Я посмотрел вверх и едва поверил тому, что увидел. Кетриккен и Регал верхом. Они ехали бок о бок. Вместе. Оба как будто сошли с иллюстрации к одной из лучших рукописей Федврена. Регал был в алом с золотом камзоле, блестящих черных сапогах и перчатках. Его дорожный плащ висел на одном плече и развевался на утреннем ветру, который разрумянил щеки принца и взъерошил волосы, разбросав тщательно уложенные локоны. Темные глаза Регала сияли. «Он выглядит почти мужчиной, — подумал я, — вот так, сидя на статном черном коне, прямо и красиво держась в седле. И если бы захотел, он мог бы быть мужчиной, а не вялым юношей, не расстающимся со стаканом вина и жеманной леди. Еще одна потеря».

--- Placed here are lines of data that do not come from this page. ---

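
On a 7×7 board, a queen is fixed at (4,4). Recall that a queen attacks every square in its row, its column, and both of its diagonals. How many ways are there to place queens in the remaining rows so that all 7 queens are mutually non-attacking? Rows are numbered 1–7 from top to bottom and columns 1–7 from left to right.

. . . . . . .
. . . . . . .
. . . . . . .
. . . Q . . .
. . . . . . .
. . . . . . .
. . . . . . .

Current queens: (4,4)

Branch on row 1: col 2 → 2; col 3 → 2; col 5 → 2; col 6 → 2.
Sum: 2 + 2 + 2 + 2 = 8.

8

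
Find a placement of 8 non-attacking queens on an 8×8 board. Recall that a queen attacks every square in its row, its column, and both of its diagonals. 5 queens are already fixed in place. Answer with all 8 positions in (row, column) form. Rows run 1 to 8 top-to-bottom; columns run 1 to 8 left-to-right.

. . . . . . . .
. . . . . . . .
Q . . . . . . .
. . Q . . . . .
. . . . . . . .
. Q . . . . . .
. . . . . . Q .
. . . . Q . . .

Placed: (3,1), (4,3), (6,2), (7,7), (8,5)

Row 1: attacked by (3,1)→{1,3}; (4,3)→{3,6}; (6,2)→{2,7}; (7,7)→{1,7}; (8,5)→{5}. Safe: 4, 8. Place at column 4.
Row 2: attacked by (1,4)→{3,4,5}; (3,1)→{1,2}; (4,3)→{1,3,5}; (6,2)→{2,6}; (7,7)→{2,7}; (8,5)→{5}. Safe: 8. Place at column 8.
Row 5: attacked by (1,4)→{4,8}; (2,8)→{5,8}; (3,1)→{1,3}; (4,3)→{2,3,4}; (6,2)→{1,2,3}; (7,7)→{5,7}; (8,5)→{2,5,8}. Safe: 6. Place at column 6.
Columns [4, 8, 1, 3, 6, 2, 7, 5], r−c [-3, -6, 2, 1, -1, 4, 0, 3], r+c [5, 10, 4, 7, 11, 8, 14, 13] are all distinct, so no two queens attack.

(1,4) (2,8) (3,1) (4,3) (5,6) (6,2) (7,7) (8,5)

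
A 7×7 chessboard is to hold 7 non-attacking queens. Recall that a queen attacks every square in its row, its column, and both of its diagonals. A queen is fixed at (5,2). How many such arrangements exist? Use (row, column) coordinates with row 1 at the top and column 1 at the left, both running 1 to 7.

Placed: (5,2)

6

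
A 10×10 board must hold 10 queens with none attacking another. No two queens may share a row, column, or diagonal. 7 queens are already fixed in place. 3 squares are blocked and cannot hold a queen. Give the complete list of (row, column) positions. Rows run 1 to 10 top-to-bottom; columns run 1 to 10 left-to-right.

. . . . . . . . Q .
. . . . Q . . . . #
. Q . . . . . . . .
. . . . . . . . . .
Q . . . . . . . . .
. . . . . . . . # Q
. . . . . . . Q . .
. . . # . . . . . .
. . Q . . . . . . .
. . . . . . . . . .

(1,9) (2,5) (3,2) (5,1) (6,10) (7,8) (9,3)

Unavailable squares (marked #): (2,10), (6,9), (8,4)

Row 4: attacked by (1,9)→{6,9}; (2,5)→{3,5,7}; (3,2)→{1,2,3}; (5,1)→{1,2}; (6,10)→{8,10}; (7,8)→{5,8}; (9,3)→{3,8}. Safe: 4. Place at column 4.
Row 8: attacked by (1,9)→{2,9}; (2,5)→{5}; (3,2)→{2,7}; (4,4)→{4,8}; (5,1)→{1,4}; (6,10)→{8,10}; (7,8)→{7,8,9}; (9,3)→{2,3,4}. Blocked: 4. Safe: 6. Place at column 6.
Row 10: attacked by (1,9)→{9}; (2,5)→{5}; (3,2)→{2,9}; (4,4)→{4,10}; (5,1)→{1,6}; (6,10)→{6,10}; (7,8)→{5,8}; (8,6)→{4,6,8}; (9,3)→{2,3,4}. Safe: 7. Place at column 7.
Columns [9, 5, 2, 4, 1, 10, 8, 6, 3, 7], r−c [-8, -3, 1, 0, 4, -4, -1, 2, 6, 3], r+c [10, 7, 5, 8, 6, 16, 15, 14, 12, 17] are all distinct, so no two queens attack.

(1,9) (2,5) (3,2) (4,4) (5,1) (6,10) (7,8) (8,6) (9,3) (10,7)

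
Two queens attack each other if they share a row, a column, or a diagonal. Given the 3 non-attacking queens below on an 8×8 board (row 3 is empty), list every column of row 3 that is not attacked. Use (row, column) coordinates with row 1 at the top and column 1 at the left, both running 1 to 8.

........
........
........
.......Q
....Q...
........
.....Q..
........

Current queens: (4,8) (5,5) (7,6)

(4,8) attacks row 3 at column 8 and diagonals 7.
(5,5) attacks row 3 at column 5 and diagonals 3, 7.
(7,6) attacks row 3 at column 6 and diagonals 2.
Attacked columns: {2, 3, 5, 6, 7, 8}. Safe: {1, 4}.

columns 1, 4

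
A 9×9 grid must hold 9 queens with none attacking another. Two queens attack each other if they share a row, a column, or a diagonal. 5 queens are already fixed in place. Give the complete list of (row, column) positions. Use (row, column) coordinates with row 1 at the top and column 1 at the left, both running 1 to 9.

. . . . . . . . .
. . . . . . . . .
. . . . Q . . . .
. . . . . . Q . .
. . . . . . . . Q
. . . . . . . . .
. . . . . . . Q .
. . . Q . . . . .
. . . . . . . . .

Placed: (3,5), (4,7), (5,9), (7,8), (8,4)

(1,6) (2,2) (3,5) (4,7) (5,9) (6,3) (7,8) (8,4) (9,1)

Row 1: attacked by (3,5)→{3,5,7}; (4,7)→{4,7}; (5,9)→{5,9}; (7,8)→{2,8}; (8,4)→{4}. Safe: 1, 6. Place at column 6.
Row 2: attacked by (1,6)→{5,6,7}; (3,5)→{4,5,6}; (4,7)→{5,7,9}; (5,9)→{6,9}; (7,8)→{3,8}; (8,4)→{4}. Safe: 1, 2. Place at column 2.
Row 6: attacked by (1,6)→{1,6}; (2,2)→{2,6}; (3,5)→{2,5,8}; (4,7)→{5,7,9}; (5,9)→{8,9}; (7,8)→{7,8,9}; (8,4)→{2,4,6}. Safe: 3. Place at column 3.
Row 9: attacked by (1,6)→{6}; (2,2)→{2,9}; (3,5)→{5}; (4,7)→{2,7}; (5,9)→{5,9}; (6,3)→{3,6}; (7,8)→{6,8}; (8,4)→{3,4,5}. Safe: 1. Place at column 1.
Columns [6, 2, 5, 7, 9, 3, 8, 4, 1], r−c [-5, 0, -2, -3, -4, 3, -1, 4, 8], r+c [7, 4, 8, 11, 14, 9, 15, 12, 10] are all distinct, so no two queens attack.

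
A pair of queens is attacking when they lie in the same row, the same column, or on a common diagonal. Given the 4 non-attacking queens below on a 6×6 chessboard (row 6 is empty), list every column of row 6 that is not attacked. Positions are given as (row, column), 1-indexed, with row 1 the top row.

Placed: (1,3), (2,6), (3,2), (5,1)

columns 4

(1,3) attacks row 6 at column 3.
(2,6) attacks row 6 at column 6 and diagonals 2.
(3,2) attacks row 6 at column 2 and diagonals 5.
(5,1) attacks row 6 at column 1 and diagonals 2.
Attacked columns: {1, 2, 3, 5, 6}. Safe: {4}.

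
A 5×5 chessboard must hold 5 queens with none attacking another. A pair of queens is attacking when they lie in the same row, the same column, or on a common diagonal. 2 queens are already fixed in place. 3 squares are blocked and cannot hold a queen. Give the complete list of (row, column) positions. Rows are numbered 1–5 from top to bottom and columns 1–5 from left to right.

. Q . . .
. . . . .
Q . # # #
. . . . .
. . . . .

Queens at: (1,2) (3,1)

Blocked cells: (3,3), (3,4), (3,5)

Row 2: attacked by (1,2)→{1,2,3}; (3,1)→{1,2}. Safe: 4, 5. Place at column 4.
Row 4: attacked by (1,2)→{2,5}; (2,4)→{2,4}; (3,1)→{1,2}. Safe: 3. Place at column 3.
Row 5: attacked by (1,2)→{2}; (2,4)→{1,4}; (3,1)→{1,3}; (4,3)→{2,3,4}. Safe: 5. Place at column 5.
Columns [2, 4, 1, 3, 5], r−c [-1, -2, 2, 1, 0], r+c [3, 6, 4, 7, 10] are all distinct, so no two queens attack.

(1,2) (2,4) (3,1) (4,3) (5,5)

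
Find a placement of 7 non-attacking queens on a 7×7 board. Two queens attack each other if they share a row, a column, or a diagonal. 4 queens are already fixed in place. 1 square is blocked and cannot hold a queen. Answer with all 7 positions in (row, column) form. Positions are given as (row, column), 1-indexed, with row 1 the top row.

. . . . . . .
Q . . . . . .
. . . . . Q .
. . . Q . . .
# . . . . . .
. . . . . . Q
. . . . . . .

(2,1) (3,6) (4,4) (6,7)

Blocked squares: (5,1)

(1,3) (2,1) (3,6) (4,4) (5,2) (6,7) (7,5)

Row 1: attacked by (2,1)→{1,2}; (3,6)→{4,6}; (4,4)→{1,4,7}; (6,7)→{2,7}. Safe: 3, 5. Place at column 3.
Row 5: attacked by (1,3)→{3,7}; (2,1)→{1,4}; (3,6)→{4,6}; (4,4)→{3,4,5}; (6,7)→{6,7}. Blocked: 1. Safe: 2. Place at column 2.
Row 7: attacked by (1,3)→{3}; (2,1)→{1,6}; (3,6)→{2,6}; (4,4)→{1,4,7}; (5,2)→{2,4}; (6,7)→{6,7}. Safe: 5. Place at column 5.
Columns [3, 1, 6, 4, 2, 7, 5], r−c [-2, 1, -3, 0, 3, -1, 2], r+c [4, 3, 9, 8, 7, 13, 12] are all distinct, so no two queens attack.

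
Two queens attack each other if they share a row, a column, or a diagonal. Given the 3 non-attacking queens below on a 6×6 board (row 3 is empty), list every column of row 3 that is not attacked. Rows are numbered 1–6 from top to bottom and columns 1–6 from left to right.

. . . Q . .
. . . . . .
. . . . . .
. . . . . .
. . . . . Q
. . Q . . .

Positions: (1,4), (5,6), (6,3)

(1,4) attacks row 3 at column 4 and diagonals 2, 6.
(5,6) attacks row 3 at column 6 and diagonals 4.
(6,3) attacks row 3 at column 3 and diagonals 6.
Attacked columns: {2, 3, 4, 6}. Safe: {1, 5}.

columns 1, 5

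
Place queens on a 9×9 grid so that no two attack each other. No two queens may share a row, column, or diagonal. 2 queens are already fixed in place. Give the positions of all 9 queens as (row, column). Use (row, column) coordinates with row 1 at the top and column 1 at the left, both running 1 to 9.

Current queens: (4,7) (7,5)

(1,3) (2,8) (3,4) (4,7) (5,9) (6,2) (7,5) (8,1) (9,6)

Row 1: attacked by (4,7)→{4,7}; (7,5)→{5}. Safe: 1, 2, 3, 6, 8, 9. Place at column 3.
Row 2: attacked by (1,3)→{2,3,4}; (4,7)→{5,7,9}; (7,5)→{5}. Safe: 1, 6, 8. Place at column 8.
Row 3: attacked by (1,3)→{1,3,5}; (2,8)→{7,8,9}; (4,7)→{6,7,8}; (7,5)→{1,5,9}. Safe: 2, 4. Place at column 4.
Row 5: attacked by (1,3)→{3,7}; (2,8)→{5,8}; (3,4)→{2,4,6}; (4,7)→{6,7,8}; (7,5)→{3,5,7}. Safe: 1, 9. Place at column 9.
Row 6: attacked by (1,3)→{3,8}; (2,8)→{4,8}; (3,4)→{1,4,7}; (4,7)→{5,7,9}; (5,9)→{8,9}; (7,5)→{4,5,6}. Safe: 2. Place at column 2.
Row 8: attacked by (1,3)→{3}; (2,8)→{2,8}; (3,4)→{4,9}; (4,7)→{3,7}; (5,9)→{6,9}; (6,2)→{2,4}; (7,5)→{4,5,6}. Safe: 1. Place at column 1.
Row 9: attacked by (1,3)→{3}; (2,8)→{1,8}; (3,4)→{4}; (4,7)→{2,7}; (5,9)→{5,9}; (6,2)→{2,5}; (7,5)→{3,5,7}; (8,1)→{1,2}. Safe: 6. Place at column 6.
Columns [3, 8, 4, 7, 9, 2, 5, 1, 6], r−c [-2, -6, -1, -3, -4, 4, 2, 7, 3], r+c [4, 10, 7, 11, 14, 8, 12, 9, 15] are all distinct, so no two queens attack.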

Но теперь подле него была совсем другая леди. В сравнении со следовавшей за ними свитой Кетриккен казалась редким чужеземным цветком. Она ехала по-мужски, верхом, на ней были свободные брюки, пурпурный цвет которых не мог бы получиться ни в одной из красилен Баккипа. Брюки, украшенные искусной вышивкой ярких тонов, были тщательно заправлены в высокие сапоги, доходившие ей почти до колена. Баррич одобрил бы такую практичность. Высокий воротник короткой куртки из пушистого белого меха защищал ее шею от ветра. Белый песец, подумал я, из тундры по ту сторону гор. На руках Кетриккен были черные перчатки. Ветер играл ее длинными светлыми волосами. На голове у нее красовалась разноцветная вязаная шапочка, такая яркая, какую только можно вообразить. Кетриккен сидела на лошади высоко и близко к шее, в горской манере, и из-за этого Легконожка двигалась под нею легко, словно играючи. Упряжь гнедой кобылы звенела крошечными серебряными колокольчиками, как ломающиеся весенним утром сосульки. В сравнении с другими женщинами в их широких плащах и юбках, Кетриккен выглядела грациозной, как кошка. Она напоминала дикую воительницу из северных стран или искательницу приключений из какого-нибудь древнего сказания. Этим она выделялась среди других леди, но не так, как высокорожденная и богатая женщина выделяется среди менее знатных, — нет, она казалась ястребом в клетке с певчими птицами. Я не был уверен, что ей следует показываться своим вассалам в таком виде. Принц Регал ехал рядом, улыбаясь и разговаривая с ней. Это была живая беседа, часто оба смеялись. Приблизившись, я придержал Уголек. Кетриккен, улыбаясь, собиралась остановиться, чтобы приветствовать меня, но принц Регал холодно кивнул и пустил свою лошадь рысью. Кобыла Кетриккен, чтобы не отстать, рванулась вперед. Так же мимолетно меня поприветствовала свита будущей королевы и принца. Я проводил их взглядом и с тяжелым сердцем продолжил путь в замок. Лицо Кетриккен было оживленным, ее бледные щеки раскраснелись на холодном ветру, а ее улыбка, обращенная к Регалу, была искренней и веселой. И все-таки я не верил, что будущая королева может оказаться такой простодушной, чтобы довериться ему.